International career
- 2009–: Angola / 9 / (0)

= José Pierre Vunguidica =

Angolan footballer

José Pierre Vunguidica (born 3 January 1990) is an Angolan professional footballer who plays for German Regionalliga club Eintracht Hohkeppel.

==Club career==
In November 2010, he made his debut for the first-team of Bundesliga side Köln as a substitute in a 4–0 defeat against Borussia Mönchengladbach. In January 2011, he was loaned out to Kickers Offenbach.

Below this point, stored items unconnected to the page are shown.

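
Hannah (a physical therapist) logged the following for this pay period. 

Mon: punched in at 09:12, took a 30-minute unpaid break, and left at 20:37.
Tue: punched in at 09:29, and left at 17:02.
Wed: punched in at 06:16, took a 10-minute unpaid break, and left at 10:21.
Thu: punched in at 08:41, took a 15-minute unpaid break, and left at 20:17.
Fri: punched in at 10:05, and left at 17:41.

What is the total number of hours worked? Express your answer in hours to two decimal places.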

Vunguidica moved to 3. Liga club Wehen Wiesbaden on a free transfer in July 2012. Vunguidica also has competed in Regionalliga Southwest, 3.Liga and Bundesliga.

==International career==
Vunguidica was born in Angola, but moved to Germany at the age of 2 to avoid a civil war. He has played for the Angola national football team since 2009.